FAU Baseball Stadium
- Interactive map of FAU Baseball Stadium
- Full name: Florida Atlantic University Baseball Stadium
- Location: Volusia Street, Boca Raton, Florida, U.S.
- Coordinates: 26°22′14″N 80°06′34″W﻿ / ﻿26.370592°N 80.109456°W
- Owner: Florida Atlantic University
- Operator: Florida Atlantic University
- Capacity: 2,000
- Surface: Natural grass
- Scoreboard: Electronic
- Record attendance: 2,348

Construction
- Built: 1991

Tenant
- Florida Atlantic Owls baseball (NCAA DI American Conference) (1991–present)

= FAU Baseball Stadium =

Baseball stadium in Florida, United States

FAU Baseball Stadium is a baseball venue located in Boca Raton, Florida, United States. It has been home to the Florida Atlantic Owls baseball team since 1991. The venue has a capacity of 2,000 spectators and features Triple-A-quality lighting.

==Attendance record==
On April 16, 2008, the Owls were defeated at FAU Baseball Stadium by the then-#1 ranked Miami Hurricanes.
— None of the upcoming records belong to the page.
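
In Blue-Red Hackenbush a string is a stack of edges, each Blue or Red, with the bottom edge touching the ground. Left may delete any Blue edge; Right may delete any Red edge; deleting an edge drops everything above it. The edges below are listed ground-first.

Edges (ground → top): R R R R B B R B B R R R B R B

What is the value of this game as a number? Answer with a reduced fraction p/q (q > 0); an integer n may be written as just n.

-6773/2048

step 1: add R to get R; options L={ (no moves) } R={ 0 } gives -1
step 2: add R to get RR; options L={ (no moves) } R={ -1; 0 } gives -2
step 3: add R to get RRR; options L={ (no moves) } R={ -2; -1; 0 } gives -3
step 4: add R to get RRRR; options L={ (no moves) } R={ -3; -2; -1; 0 } gives -4
step 5: add B to get RRRRB; options L={ -4 } R={ -3; -2; -1; 0 } gives -7/2
step 6: add B to get RRRRBB; options L={ -4; -7/2 } R={ -3; -2; -1; 0 } gives -13/4
step 7: add R to get RRRRBBR; options L={ -4; -7/2 } R={ -13/4; -3; -2; -1; 0 } gives -27/8
step 8: add B to get RRRRBBRB; options L={ -4; -7/2; -27/8 } R={ -13/4; -3; -2; -1; 0 } gives -53/16
step 9: add B to get RRRRBBRBB; options L={ -4; -7/2; -27/8; -53/16 } R={ -13/4; -3; -2; -1; 0 } gives -105/32
step 10: add R to get RRRRBBRBBR; options L={ -4; -7/2; -27/8; -53/16 } R={ -105/32; -13/4; -3; -2; -1; 0 } gives -211/64
step 11: add R to get RRRRBBRBBRR; options L={ -4; -7/2; -27/8; -53/16 } R={ -211/64; -105/32; -13/4; -3; -2; -1; 0 } gives -423/128
step 12: add R to get RRRRBBRBBRRR; options L={ -4; -7/2; -27/8; -53/16 } R={ -423/128; -211/64; -105/32; -13/4; -3; -2; -1; 0 } gives -847/256
step 13: add B to get RRRRBBRBBRRRB; options L={ -4; -7/2; -27/8; -53/16; -847/256 } R={ -423/128; -211/64; -105/32; -13/4; -3; -2; -1; 0 } gives -1693/512
step 14: add R to get RRRRBBRBBRRRBR; options L={ -4; -7/2; -27/8; -53/16; -847/256 } R={ -1693/512; -423/128; -211/64; -105/32; -13/4; -3; -2; -1; 0 } gives -3387/1024
step 15: add B to get RRRRBBRBBRRRBRB; options L={ -4; -7/2; -27/8; -53/16; -847/256; -3387/1024 } R={ -1693/512; -423/128; -211/64; -105/32; -13/4; -3; -2; -1; 0 } gives -6773/2048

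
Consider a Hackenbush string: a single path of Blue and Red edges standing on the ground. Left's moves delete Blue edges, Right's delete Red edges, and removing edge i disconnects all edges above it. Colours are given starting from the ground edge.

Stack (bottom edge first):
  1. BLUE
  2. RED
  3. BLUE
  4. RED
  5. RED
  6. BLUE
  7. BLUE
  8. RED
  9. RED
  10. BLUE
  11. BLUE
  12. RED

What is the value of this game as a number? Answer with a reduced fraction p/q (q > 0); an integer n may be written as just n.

Prefix values for BLUE RED BLUE RED RED BLUE BLUE RED RED BLUE BLUE RED via {L|R} + simplicity:
edge 1 of 12 (BLUE): { 0 | (no moves) } -> 1
edge 2 of 12 (RED): { 0 | 1 } -> 1/2
edge 3 of 12 (BLUE): { 0; 1/2 | 1 } -> 3/4
edge 4 of 12 (RED): { 0; 1/2 | 3/4; 1 } -> 5/8
edge 5 of 12 (RED): { 0; 1/2 | 5/8; 3/4; 1 } -> 9/16
edge 6 of 12 (BLUE): { 0; 1/2; 9/16 | 5/8; 3/4; 1 } -> 19/32
edge 7 of 12 (BLUE): { 0; 1/2; 9/16; 19/32 | 5/8; 3/4; 1 } -> 39/64
edge 8 of 12 (RED): { 0; 1/2; 9/16; 19/32 | 39/64; 5/8; 3/4; 1 } -> 77/128
edge 9 of 12 (RED): { 0; 1/2; 9/16; 19/32 | 77/128; 39/64; 5/8; 3/4; 1 } -> 153/256
edge 10 of 12 (BLUE): { 0; 1/2; 9/16; 19/32; 153/256 | 77/128; 39/64; 5/8; 3/4; 1 } -> 307/512
edge 11 of 12 (BLUE): { 0; 1/2; 9/16; 19/32; 153/256; 307/512 | 77/128; 39/64; 5/8; 3/4; 1 } -> 615/1024
edge 12 of 12 (RED): { 0; 1/2; 9/16; 19/32; 153/256; 307/512 | 615/1024; 77/128; 39/64; 5/8; 3/4; 1 } -> 1229/2048

1229/2048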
The 2,348 spectators in attendance set a stadium record.

==Features==
The venue features a berm seating area, which allows for increased capacity, down each foul line.

==Praise and criticism==
In 2012, college baseball writer Eric Sorenson ranked the stadium as the fifth best small venue in Division I baseball.

Others, including players and coaches from the program, have criticized the facility's poor conditions.